I’m trying to implement FCN now, so far I modify the last two layers of the resnet34 and use nn.NLLLoss, the result is good for me, now I wanna use mobilenet to implement that, but, after I modified the structure of model to mobilenet and still used nn.NLLLoss, the result is really really bad, so should I change the loss function?
If you have a classification problem with multiple classes, you should return the log_softmax
of the logits from your model and use NLLLoss
. The architecture itself does not determine the loss function, but your classification problem.
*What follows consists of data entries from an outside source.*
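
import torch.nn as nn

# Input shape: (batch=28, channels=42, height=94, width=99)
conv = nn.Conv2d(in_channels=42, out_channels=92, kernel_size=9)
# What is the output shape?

Input shape: (28, 42, 94, 99)
Output shape: (28, 92, 86, 91)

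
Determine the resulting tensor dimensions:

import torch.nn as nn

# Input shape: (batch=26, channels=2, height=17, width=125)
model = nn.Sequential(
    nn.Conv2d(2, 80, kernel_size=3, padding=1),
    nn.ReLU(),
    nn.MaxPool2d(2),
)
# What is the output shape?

Input shape: (26, 2, 17, 125)
  -> after Conv2d: (26, 80, 17, 125)
  -> after ReLU: (26, 80, 17, 125)
Output shape: (26, 80, 8, 62)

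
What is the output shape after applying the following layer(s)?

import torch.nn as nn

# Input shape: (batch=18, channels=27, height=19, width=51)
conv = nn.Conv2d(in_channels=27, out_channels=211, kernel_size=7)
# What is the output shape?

Input shape: (18, 27, 19, 51)
Output shape: (18, 211, 13, 45)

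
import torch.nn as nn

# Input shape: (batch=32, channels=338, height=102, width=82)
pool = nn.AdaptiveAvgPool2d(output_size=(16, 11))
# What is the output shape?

Input shape: (32, 338, 102, 82)
Output shape: (32, 338, 16, 11)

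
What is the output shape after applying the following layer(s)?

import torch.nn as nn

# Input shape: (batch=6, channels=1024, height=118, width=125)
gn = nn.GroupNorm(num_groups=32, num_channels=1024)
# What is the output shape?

Input shape: (6, 1024, 118, 125)
Output shape: (6, 1024, 118, 125)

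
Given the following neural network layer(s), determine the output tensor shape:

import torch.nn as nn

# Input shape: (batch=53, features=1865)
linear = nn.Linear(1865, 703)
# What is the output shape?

Input shape: (53, 1865)
Output shape: (53, 703)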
sorry I’m still confused with that part, so far my code of that part is as follows:
net = fcn(num_classes)
net.cuda()
criterion = nn.NLLLoss2d()
basic_optim = torch.optim.SGD(net.parameters(), lr=1e-2, weight_decay=1e-4)
optimizer = ScheduledOptim(basic_optim)
may I know what’s the meaning of return the log_softmax
and use NLLLoss
Thank you so much.
The code looks fine. Which PyTorch version are you using, since NLLLoss2d
was merged to NLLLoss
as far as I know.
Your model could return:
def forward(self, x):
...
return F.log_softmax(x)
Or you could apply the function before calling criterion.
I used pytorch 0.3.0, and I think I’ve already used log_softmax during training.
My model is as follows:
pretrained_net = resnetnet.resnet34(pretrained=False)
num_classes = len(classes)
class fcn(nn.Module):
def __init__(self, num_classes):
super(fcn, self).__init__()
self.stage1 = nn.Sequential(*list(pretrained_net.children())[:-4])
self.stage2 = list(pretrained_net.children())[-4]
self.stage3 = list(pretrained_net.children())[-3]
self.scores1 = nn.Conv2d(512, num_classes, 1)
self.scores2 = nn.Conv2d(256, num_classes, 1)
self.scores3 = nn.Conv2d(128, num_classes, 1)
self.upsample_8x = nn.ConvTranspose2d(num_classes, num_classes, 16, 8, 4, bias=False)
self.upsample_4x = nn.ConvTranspose2d(num_classes, num_classes, 4, 2, 1, bias=False)
self.upsample_2x = nn.ConvTranspose2d(num_classes, num_classes, 4, 2, 1, bias=False)
def forward(self, x):
x = self.stage1(x)
s1 = x # 1/8
x = self.stage2(x)
s2 = x # 1/16
x = self.stage3(x)
s3 = x # 1/32
s3 = self.scores1(s3)
s3 = self.upsample_2x(s3)
s2 = self.scores2(s2)
s2 = s2 + s3
s1 = self.scores3(s1)
s2 = self.upsample_4x(s2)
s = s1 + s2
s = self.upsample_8x(s2)
return s
and here’s my training part.
for e in range(50):
if e > 0 and e % 50 == 0:
optimizer.set_learning_rate(optimizer.learning_rate * 0.1)
train_loss = 0
net = net.train()
for data in train_data:
im = Variable(data[0]).cuda()
label = Variable(data[1]).cuda()
# forward
out = net(im)
out = F.log_softmax(out, dim=1) # (b, n, h, w)
loss = criterion(out, label)
# backward
optimizer.zero_grad()
loss.backward()
optimizer.step()
train_loss += loss.data[0]
label_pred = out.max(dim=1)[1].data.cpu().numpy()
label_true = label.data.cpu().numpy()
net = net.eval()
eval_loss = 0
for data in valid_data:
im = Variable(data[0].cuda(), volatile=True)
label = Variable(data[1].cuda(), volatile=True)
# forward
out = net(im)
out = F.log_softmax(out, dim=1)
loss = criterion(out, label)
eval_loss += loss.data[0]
label_pred = out.max(dim=1)[1].data.cpu().numpy()
label_true = label.data.cpu().numpy()
So the problem is, if I choose resnet34 and modify the last two layers to do the upsampling, it works well, but if I choose mobilenet and modify the last two layers to do the upsampling, the result is really bad, I’m not sure which part which I adjust.
Ok, I see. I assume you are using transfer learning on the pretrained net?
If so, could you try to lower the learning rate or set a lower learning rate for the pretrained model and leave the high learning rate for the new layers. You can use the per-parameter options from the optimizer.